By Malcolm Maclachlan,
In the software world, open source is all the rage. In portals, the new buzzword could be "open content."
Open content can be used to describe online arenas where the users themselves create the content. Yahoo made a major move Thursday in open content with its $3.6 billion stock purchase of GeoCities.
The GeoCities service provides free home pages to 3.5 million members. The company makes revenue by posting advertising on member sites.
The term "open content" was coined by Rich Skrenta, founder of NewHoo, a directory that was acquired by Netscape in November.
NewHoo maintains a list of millions of websites, maintained by a group of 6,000 volunteer editors who choose what they see as the best of the Web in any given category. Netscape lets people download the directory through what it calls the Open Content License, said Chris Tolles, manager of the open-directory project at Netscape.
This license stipulates anyone who uses the directory on a site link back to NewHoo. The NewHoo directory became an official part of Netscape's Netcenter portal Monday.
"We feel it really validates this model," said Tolles of the Yahoo purchase.
Companies have spent billions of dollars trying to get people to engage in top-down content such as news and streaming media. However, many of the most popular uses of the Web have always been person-to-person.

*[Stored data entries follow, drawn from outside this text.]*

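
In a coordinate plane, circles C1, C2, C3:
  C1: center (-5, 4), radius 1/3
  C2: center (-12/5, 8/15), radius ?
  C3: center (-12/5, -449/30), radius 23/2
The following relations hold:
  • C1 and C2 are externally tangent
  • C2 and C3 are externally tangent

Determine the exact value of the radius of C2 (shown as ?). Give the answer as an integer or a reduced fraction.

1. [ext C1·C2]  r_C2² + (2/3)r_C2 − 56/3 = 0  ⇒  r_C2 = 4 (r>0 drops 1)
2. [ext C2·C3]  r_C2² + 23r_C2 − 108 = 0  ⇒  r_C2 = 4 (r>0 drops 1)

4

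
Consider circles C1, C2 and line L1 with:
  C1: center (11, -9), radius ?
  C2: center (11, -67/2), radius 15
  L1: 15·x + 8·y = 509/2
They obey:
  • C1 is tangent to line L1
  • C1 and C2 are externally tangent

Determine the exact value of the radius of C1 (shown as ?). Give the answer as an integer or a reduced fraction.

1. [C1‖L1]  r_C1² − 361/4 = 0  ⇒  r_C1 = 19/2 (r>0 drops 1)
2. [ext C1·C2]  r_C1² + 30r_C1 − 1501/4 = 0  ⇒  r_C1 = 19/2 (r>0 drops 1)

19/2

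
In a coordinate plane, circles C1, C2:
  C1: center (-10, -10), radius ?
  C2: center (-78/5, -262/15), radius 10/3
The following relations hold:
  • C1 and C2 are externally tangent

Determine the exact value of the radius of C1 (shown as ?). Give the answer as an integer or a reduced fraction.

1. [ext C1·C2]  r_C1² + (20/3)r_C1 − 76 = 0  ⇒  r_C1 = 6 (r>0 drops 1)

6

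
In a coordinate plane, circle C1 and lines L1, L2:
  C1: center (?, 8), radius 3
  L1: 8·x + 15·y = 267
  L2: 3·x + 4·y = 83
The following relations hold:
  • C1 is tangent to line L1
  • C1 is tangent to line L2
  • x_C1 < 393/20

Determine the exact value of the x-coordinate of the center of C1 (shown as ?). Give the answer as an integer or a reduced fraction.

1. [C1‖L1]  x_C1² − (147/4)x_C1 + 297 = 0  ⇒  x_C1 = 12 or 99/4
2. [C1‖L2]  x_C1² − 34x_C1 + 264 = 0  ⇒  x_C1 = 12 or 22

12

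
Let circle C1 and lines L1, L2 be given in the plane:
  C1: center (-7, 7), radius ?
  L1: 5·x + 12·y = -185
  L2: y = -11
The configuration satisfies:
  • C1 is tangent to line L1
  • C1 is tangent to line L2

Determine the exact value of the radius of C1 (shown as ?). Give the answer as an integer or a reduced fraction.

18

1. [C1‖L1]  r_C1² − 324 = 0  ⇒  r_C1 = 18 (r>0 drops 1)
2. [C1‖L2]  r_C1² − 324 = 0  ⇒  r_C1 = 18 (r>0 drops 1)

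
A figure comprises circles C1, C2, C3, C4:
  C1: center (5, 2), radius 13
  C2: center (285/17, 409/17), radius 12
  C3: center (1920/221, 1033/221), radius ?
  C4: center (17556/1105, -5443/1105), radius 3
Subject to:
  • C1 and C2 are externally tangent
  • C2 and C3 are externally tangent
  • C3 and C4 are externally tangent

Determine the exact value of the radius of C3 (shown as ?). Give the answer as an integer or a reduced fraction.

9

1. [ext C2·C3]  r_C3² + 24r_C3 − 297 = 0  ⇒  r_C3 = 9 (r>0 drops 1)
2. [ext C3·C4]  r_C3² + 6r_C3 − 135 = 0  ⇒  r_C3 = 9 (r>0 drops 1)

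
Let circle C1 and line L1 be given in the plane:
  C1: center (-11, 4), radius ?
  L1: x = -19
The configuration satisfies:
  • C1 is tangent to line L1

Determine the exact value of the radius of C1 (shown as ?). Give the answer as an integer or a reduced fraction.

1. [C1‖L1]  r_C1² − 64 = 0  ⇒  r_C1 = 8 (r>0 drops 1)

8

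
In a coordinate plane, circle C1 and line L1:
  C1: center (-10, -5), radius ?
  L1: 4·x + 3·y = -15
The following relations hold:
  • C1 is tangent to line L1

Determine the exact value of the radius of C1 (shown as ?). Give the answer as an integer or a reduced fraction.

1. [C1‖L1]  r_C1² − 64 = 0  ⇒  r_C1 = 8 (r>0 drops 1)

8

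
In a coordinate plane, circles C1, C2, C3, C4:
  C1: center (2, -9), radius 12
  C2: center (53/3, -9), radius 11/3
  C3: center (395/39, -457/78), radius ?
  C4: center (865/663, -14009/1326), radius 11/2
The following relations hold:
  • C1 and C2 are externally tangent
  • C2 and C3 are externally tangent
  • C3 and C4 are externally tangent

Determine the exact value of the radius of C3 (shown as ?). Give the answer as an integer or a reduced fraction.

1. [ext C2·C3]  r_C3² + (22/3)r_C3 − 213/4 = 0  ⇒  r_C3 = 9/2 (r>0 drops 1)
2. [ext C3·C4]  r_C3² + 11r_C3 − 279/4 = 0  ⇒  r_C3 = 9/2 (r>0 drops 1)

9/2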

Chat rooms have been one of the most important factors driving America Online's success. Free e-mail services capitalize on this same principle.
With GeoCities, said analyst Barry Parr of Framingham, Mass.-based International Data Corp., Yahoo has gotten a huge, free promotional staff to create content.
"You've got a million people trying to get all their friends to go to GeoCities," Parr said. "That could be a great in for Yahoo."
This has become especially true, he said, now that most central portal services are outsourced. Search was once the center of most portals, but now, most big players use Inktomi for search services. News, free e-mail, stock quotes, calendaring, and other services are now the same across many sites.
This means portals are relying more on intangibles that a community such as GeoCities can provide. It is also a great move for GeoCities, Parr said.
The home-page service on its own might not be considered a great advertising buy, he said, but if Yahoo can buy across all its properties and on all GeoCities pages, it becomes much more attractive.
This deal marks a the second part of a major week for Yahoo, said analyst Ron Rappaport of Zona Research, in Redwood City, Calif.
Its major marketing deal with News Corp. on Monday will give the company the ability to draw new users online through the Fox TV network and other properties, Rappaport said. The free home-page service on GeoCities will give those users something cool and interactive to do when they get there, he said, helping turn them into loyal Yahoo users.
Like @Home's acquisition of Excite last week for $6.7 billion, this deal targets the AOL-Netscape combination of users. However, while @Home is seeking to counter AOL's mix of connection and content, Yahoo is going after its other strength -- a community of loyal users.
GeoCities has this type of community, Rappaport said, but could have lost it by making the wrong deal. Yahoo, he added, was the right deal.
"I would argue that Yahoo has the Internet cache Netscape did back in 1995," Rappaport said.